A couple living in the Cotswolds were gobsmacked when a cup in their garage turned out to be an antique Chinese treasure from the Qing Dynasty worth thousands of pounds.

The centuries-old rhinoceros horn libation cup was found by an antiques expert during a routine house visit to the area.

The ‘mystical antique’ is thought to have detected poison and may have held aphrodisiac qualities around 350 years ago.

The late 17th or early 18th century cup is now estimated to fetch between £3,000-£5,000 when it goes up for auction at Hansons Auctioneers on November 30.

The unique cup was found to be an antique Chinese relic (Picture: SWNS)
The unique cup was found to be an antique Chinese relic (Picture: SWNS)

Charles Hanson, owner of Hansons and star of TV’s Bargain Hunt and Antiques Road Trip, said: ‘I regularly visit clients’ homes to assess antiques for potential consignment to auction.

‘I’d completed my visit and was sitting in my car, about to drive off with a wave, when the couple asked if they could show me one more thing.

‘They disappeared into the garage. Usually I don’t expect too much but this was very different.

‘What was placed into my hands was a magical find – a rare Chinese object dating back to the late 17th or early 18th century. I instantly recognised it as a libation cup. It was beautifully carved out of rhinoceros horn and displayed intricate detail.

The unique vessel was found in a Cotswolds garage (Picture: SWNS)
The unique vessel was found in a Cotswolds garage (Picture: SWNS)

‘The honey-caramel object is from the Kangxi Period (1662-1723) of the Qing Dynasty. It would have been crafted just after the Ming period.

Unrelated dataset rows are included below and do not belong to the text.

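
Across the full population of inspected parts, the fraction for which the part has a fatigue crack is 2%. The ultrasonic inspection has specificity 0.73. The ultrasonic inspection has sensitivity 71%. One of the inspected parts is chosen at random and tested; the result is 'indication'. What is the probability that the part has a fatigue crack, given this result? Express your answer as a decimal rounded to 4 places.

Let H be the event that the part has a fatigue crack. P(H) = 0.02, so P(¬H) = 0.98. With E the 'indication' result, P(E|H) = 0.71 and P(E|¬H) = 0.27.
P(E) = 0.71·0.02 + 0.27·0.98 = 0.014200 + 0.26460 = 0.27880.
By Bayes' theorem, P(H|E) = 0.014200 / 0.27880 = 0.0509.

P(H | E) ≈ 0.0509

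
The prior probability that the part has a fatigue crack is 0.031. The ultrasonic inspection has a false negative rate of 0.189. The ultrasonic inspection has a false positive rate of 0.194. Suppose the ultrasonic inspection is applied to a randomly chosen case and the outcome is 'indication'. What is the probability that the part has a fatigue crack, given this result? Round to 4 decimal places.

P(H | E) ≈ 0.1180

Let H be the event that the part has a fatigue crack. P(H) = 0.031, so P(¬H) = 0.969. With E the 'indication' result, P(E|H) = 0.811 and P(E|¬H) = 0.194.
P(E) = 0.811·0.031 + 0.194·0.969 = 0.025141 + 0.18799 = 0.21313.
By Bayes' theorem, P(H|E) = 0.025141 / 0.21313 = 0.1180.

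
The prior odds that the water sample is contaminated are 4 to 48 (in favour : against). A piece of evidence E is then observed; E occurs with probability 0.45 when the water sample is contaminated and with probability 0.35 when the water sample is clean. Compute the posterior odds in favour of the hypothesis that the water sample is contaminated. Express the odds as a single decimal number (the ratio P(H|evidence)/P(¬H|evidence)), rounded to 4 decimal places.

Posterior odds ≈ 0.1071

Prior odds = 4/48 = 0.083333. In log-odds, ln(0.083333) = -2.4849.
Add log likelihood ratio: ln(1.2857) = 0.25131.
Posterior log-odds = -2.2336, so posterior odds = exp(-2.2336) = 0.10714.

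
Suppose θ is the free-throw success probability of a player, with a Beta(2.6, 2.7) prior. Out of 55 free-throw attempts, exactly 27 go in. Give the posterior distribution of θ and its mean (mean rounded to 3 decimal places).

Observing 27 successes and 28 failures updates Beta(2.6, 2.7) by adding the success and failure counts to the two shape parameters: α = 2.6+27 = 29.6, β = 2.7+28 = 30.7.
E[θ | data] = 29.6/(29.6+30.7) = 0.491.

Posterior: Beta(29.6, 30.7); mean ≈ 0.491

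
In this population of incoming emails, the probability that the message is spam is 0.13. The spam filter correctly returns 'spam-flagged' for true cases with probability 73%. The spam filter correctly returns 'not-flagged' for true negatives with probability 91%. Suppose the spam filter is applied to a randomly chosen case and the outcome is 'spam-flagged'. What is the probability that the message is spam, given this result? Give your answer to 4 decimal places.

Write H for 'the message is spam'. Prior odds H:¬H = 0.13/0.87 = 0.14943. For the 'spam-flagged' outcome, the likelihood ratio is 0.73/0.09 = 8.1111.
Posterior odds = 0.14943 × 8.1111 = 1.2120, so P(H|E) = 1.2120/(1+1.2120) = 0.5479.

P(H | E) ≈ 0.5479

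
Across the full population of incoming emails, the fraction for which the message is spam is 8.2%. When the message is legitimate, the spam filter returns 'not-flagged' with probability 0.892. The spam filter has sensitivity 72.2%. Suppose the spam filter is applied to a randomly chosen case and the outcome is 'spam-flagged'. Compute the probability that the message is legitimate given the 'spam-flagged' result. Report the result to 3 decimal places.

Let H be the event that the message is spam. P(H) = 0.082, so P(¬H) = 0.918. With E the 'spam-flagged' result, P(E|H) = 0.722 and P(E|¬H) = 0.108.
P(E) = 0.722·0.082 + 0.108·0.918 = 0.059204 + 0.099144 = 0.15835.
By Bayes' theorem, P(H|E) = 0.059204 / 0.15835 = 0.374. Hence P(¬H|E) = 1 − 0.374 = 0.626.

P(¬H | E) ≈ 0.626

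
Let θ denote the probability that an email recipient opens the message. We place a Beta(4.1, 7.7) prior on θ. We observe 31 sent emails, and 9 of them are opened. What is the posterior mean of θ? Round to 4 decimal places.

Posterior mean ≈ 0.3061

The binomial likelihood is conjugate to the Beta prior: with 9 successes and 22 failures, the posterior is Beta(4.1+9, 7.7+22) = Beta(13.1, 29.7).
Posterior mean = α/(α+β) = 13.1/42.8 = 0.3061.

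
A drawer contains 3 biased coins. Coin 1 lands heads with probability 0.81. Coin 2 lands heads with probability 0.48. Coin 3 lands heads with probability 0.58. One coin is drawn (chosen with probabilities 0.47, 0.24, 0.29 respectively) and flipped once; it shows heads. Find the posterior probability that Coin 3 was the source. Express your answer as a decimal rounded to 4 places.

Tabulate prior·likelihood by source: [1] prior 0.47, lik 0.81, product 0.3807; [2] prior 0.24, lik 0.48, product 0.1152; [3] prior 0.29, lik 0.58, product 0.1682.
Normalizing constant = 0.66410; the posterior for Coin 3 is its product over the sum, 0.1682/0.66410 = 0.2533.

Posterior probability ≈ 0.2533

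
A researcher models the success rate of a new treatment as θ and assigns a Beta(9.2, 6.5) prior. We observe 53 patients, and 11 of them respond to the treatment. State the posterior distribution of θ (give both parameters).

Posterior: Beta(20.2, 48.5)

The binomial likelihood is conjugate to the Beta prior: with 11 successes and 42 failures, the posterior is Beta(9.2+11, 6.5+42) = Beta(20.2, 48.5).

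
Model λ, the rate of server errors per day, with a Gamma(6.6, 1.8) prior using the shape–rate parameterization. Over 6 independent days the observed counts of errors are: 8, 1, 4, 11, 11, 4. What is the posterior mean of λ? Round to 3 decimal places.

Posterior mean ≈ 5.846

The Poisson likelihood adds the total count to the shape and the number of exposure periods to the rate. Here ∑xᵢ = 39 and n = 6, so shape 6.6→45.6 and rate 1.8→7.8.
E[λ | data] = 45.6/7.8 = 5.846.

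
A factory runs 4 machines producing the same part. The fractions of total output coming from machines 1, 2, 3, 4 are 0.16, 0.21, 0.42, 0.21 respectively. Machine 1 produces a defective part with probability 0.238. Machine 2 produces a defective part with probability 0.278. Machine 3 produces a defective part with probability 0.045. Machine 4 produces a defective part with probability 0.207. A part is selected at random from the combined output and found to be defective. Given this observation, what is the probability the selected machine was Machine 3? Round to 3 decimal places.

Tabulate prior·likelihood by source: [1] prior 0.16, lik 0.238, product 0.03808; [2] prior 0.21, lik 0.278, product 0.05838; [3] prior 0.42, lik 0.045, product 0.01890; [4] prior 0.21, lik 0.207, product 0.04347.
Normalizing constant = 0.15883; the posterior for Machine 3 is its product over the sum, 0.01890/0.15883 = 0.119.

Posterior probability ≈ 0.119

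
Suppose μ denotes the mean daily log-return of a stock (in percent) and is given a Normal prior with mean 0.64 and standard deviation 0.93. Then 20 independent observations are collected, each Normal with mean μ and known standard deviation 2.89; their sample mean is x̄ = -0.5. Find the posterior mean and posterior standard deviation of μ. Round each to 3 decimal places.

Posterior mean ≈ -0.129; posterior SD ≈ 0.531

Prior precision 1/τ₀² = 1/0.93² = 1.15620; data precision n/σ² = 20/2.89² = 2.39461.
Posterior precision = 1.15620 + 2.39461 = 3.55081, giving posterior SD = 1/√3.55081 = 0.531.
Posterior mean = (1.15620·0.64 + 2.39461·-0.5) / 3.55081 = -0.129.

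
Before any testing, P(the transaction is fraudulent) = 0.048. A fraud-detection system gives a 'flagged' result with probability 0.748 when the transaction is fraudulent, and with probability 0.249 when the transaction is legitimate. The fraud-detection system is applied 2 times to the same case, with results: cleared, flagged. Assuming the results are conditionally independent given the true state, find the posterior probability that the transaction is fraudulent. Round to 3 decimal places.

Let H be the event that the transaction is fraudulent; start with P(H) = 0.048. P('flagged'|H) = 0.748, P('flagged'|¬H) = 0.249.
Update on result 1 ('cleared'): P(H) ← 0.252·0.0480 / (0.252·0.0480 + 0.751·0.9520) = 0.012096/0.72705 = 0.0166.
Update on result 2 ('flagged'): P(H) ← 0.748·0.0166 / (0.748·0.0166 + 0.249·0.9834) = 0.012445/0.25730 = 0.0484.

Posterior P(H) ≈ 0.048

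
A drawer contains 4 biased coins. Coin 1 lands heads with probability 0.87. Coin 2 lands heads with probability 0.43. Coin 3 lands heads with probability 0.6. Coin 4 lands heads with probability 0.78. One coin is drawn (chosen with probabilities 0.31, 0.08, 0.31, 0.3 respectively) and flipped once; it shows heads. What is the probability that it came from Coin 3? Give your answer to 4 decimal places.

Posterior probability ≈ 0.2569

Tabulate prior·likelihood by source: [1] prior 0.31, lik 0.87, product 0.2697; [2] prior 0.08, lik 0.43, product 0.03440; [3] prior 0.31, lik 0.6, product 0.1860; [4] prior 0.3, lik 0.78, product 0.2340.
Normalizing constant = 0.72410; the posterior for Coin 3 is its product over the sum, 0.1860/0.72410 = 0.2569.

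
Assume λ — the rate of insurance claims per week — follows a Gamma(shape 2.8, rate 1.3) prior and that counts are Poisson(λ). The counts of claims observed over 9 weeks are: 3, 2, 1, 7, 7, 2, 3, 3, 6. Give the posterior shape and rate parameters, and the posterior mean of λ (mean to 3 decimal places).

Posterior: Gamma(shape=36.8, rate=10.3); mean ≈ 3.573

Total count ∑xᵢ = 34 over n = 9 weeks.
Gamma is conjugate to the Poisson likelihood: posterior is Gamma(shape = 2.8+34 = 36.8, rate = 1.3+9 = 10.3).
Posterior mean = shape/rate = 36.8/10.3 = 3.573.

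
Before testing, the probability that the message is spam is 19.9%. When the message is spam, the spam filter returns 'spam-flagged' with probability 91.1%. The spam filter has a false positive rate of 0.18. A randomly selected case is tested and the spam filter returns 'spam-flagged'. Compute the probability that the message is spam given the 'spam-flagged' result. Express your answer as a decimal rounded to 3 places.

P(H | E) ≈ 0.557

Let H be the event that the message is spam. P(H) = 0.199, so P(¬H) = 0.801. With E the 'spam-flagged' result, P(E|H) = 0.911 and P(E|¬H) = 0.18.
P(E) = 0.911·0.199 + 0.18·0.801 = 0.18129 + 0.14418 = 0.32547.
By Bayes' theorem, P(H|E) = 0.18129 / 0.32547 = 0.557.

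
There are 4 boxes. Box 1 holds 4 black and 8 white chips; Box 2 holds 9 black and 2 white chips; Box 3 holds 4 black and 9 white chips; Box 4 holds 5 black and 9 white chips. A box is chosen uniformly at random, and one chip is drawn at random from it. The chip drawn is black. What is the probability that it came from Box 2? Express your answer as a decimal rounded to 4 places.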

‘Rhinoceros horn libation cups were used for communal drinking at important ceremonial occasions in Chinese scholarly circles.’

Mr Hanson explained the cups were considered to be magical objects, as the rhinoceros horns were thought to contain aphrodisiac properties.

He added: ‘It was believed the horn would change colours to alert a drinker to the presence of poison.

‘It represents victory. Its special place in Chinese culture enhances its importance and value.

‘Though called libation cups, these vessels would have been primarily used for display, accompanied by beautifully crafted hardwood stands.’

It remains to be known exactly how much the unique cup will fetch when it goes up to auction.